I look forward to it being open sourced. I think many people (myself included) will use it to ETL from legacy source databases where schema is not very well suited for loading delta sets of data. The commercial CDC products out there (e.g. Attunity) make it difficult for developers to customize and contribute to. I am working on a solution to grab CDC data by reverse engineering the SQL Server transaction logs and would be happy to conform to a common CDC abstraction.
I see this being used to bring transactions out of relational business software databases and into multiple specialized systems--a graph database, a statistical platform, an HDFS store, an in-memory BI store, and a stream database--all at the same time. I'm excited to hear about this because it is a critical piece of my vision for the future of business software.
First of all, thank you for sharing this with us.
I do not understand the ETL aspects well enough, but here is my attempt to see how MongoDB fits in this scheme. I am very likely overly simplifying things here, but please bear with me. :)
So there is a regular DB that we all know of which stores the primary data. This DB publishes it's changes sequentially, which are captured and kept in a fixed sized buffer and made available to subscribers. This buffer of changes is regularly backed on to disk. A new member intending to do a full sync can pull changes from the backed up copy. The data with the subscribers can be acted upon to derive other meaningful data.
It appears to me that MongoDB provides all these things, or at least the basic infrastructure to build such a system.
The regular DB is the MongoDB. It publishes the changes in the form of an oplog - which is typically memory mapped. A client can open a tailable cursor to the oplog collection and stream in the changes to the DB as they happen. The clients can be associated with secondary DBs arranged as part of a Replica Set, on which Map-Reduce or Aggregation tasks can be run. One of the secondaries can act like the "Bootstrap Server". (A new secondary can be brought up from another secondary by doing a full sync). The oplog of this special secondary can probably act like the "Relay" to avoid load on the primary.
Does this make any sense? Was MongoDB evaluated for this project?
Any thoughts on this would be appreciated.
OTOH, now if this has to work with a particular database then will there be "Databus drivers" for each of those databases? For instance, if this has to work with MongoDB, there has to be a MongoDB driver which can understand the oplog format published by MongoDB and make it available in a common format to clients.
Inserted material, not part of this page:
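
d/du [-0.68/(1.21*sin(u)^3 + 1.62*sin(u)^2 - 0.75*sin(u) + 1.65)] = (2.4684*sin(u)^2 + 2.2032*sin(u) - 0.51)*cos(u)/(1.21*sin(u)^3 + 1.62*sin(u)^2 - 0.75*sin(u) + 1.65)^2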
Or would you be publishing a standard and asking databases developers to provide changes as per that standard?
Once again, thank you.
Btw, I am also waiting for that post on Espresso. :)
-- Brahmana
Sid, nice post. We're doing something similar at Yammer for our near-realtime search. Databus looks much more extensive, but the principles are similar. We're using BDB JE as the backing store for what's essentially a change set service. The Rails application, on updating an ActiveRecord model, beacons that change to the change set service. The change set service indexes the change. Another service traverses the change set index and generates Lucene indices. There's some extra bits for dependencies between models so when a dependent model updates, the model dependent upon it is "invalidated" so it gets reindexed.
I'd be really curious to learn more and to get a crack at the open source bits. What we have has served our needs for the most part, but it can definitely improve.
Sid,
Good post and thanks for sharing this. We are looking to yet re-invent the wheel creating something very similar to what you have described above. Do you have any idea when the bits may be available to start trying out? We would be very interested in leaning more about the offering and taking a look at the open source code and contributing back if applicable.
I'm trying to find the specifics on how the relay pulls committed changes out of the DB.
Is there any video or document describing this in detail?
As I understand it's used today on Oracle. Does the technique depend on specific Oracle capabilities or can it be implemented on a "generic" RDBMS?
Can Databus Relay pull Transactions from MS SQL Server (the source Database).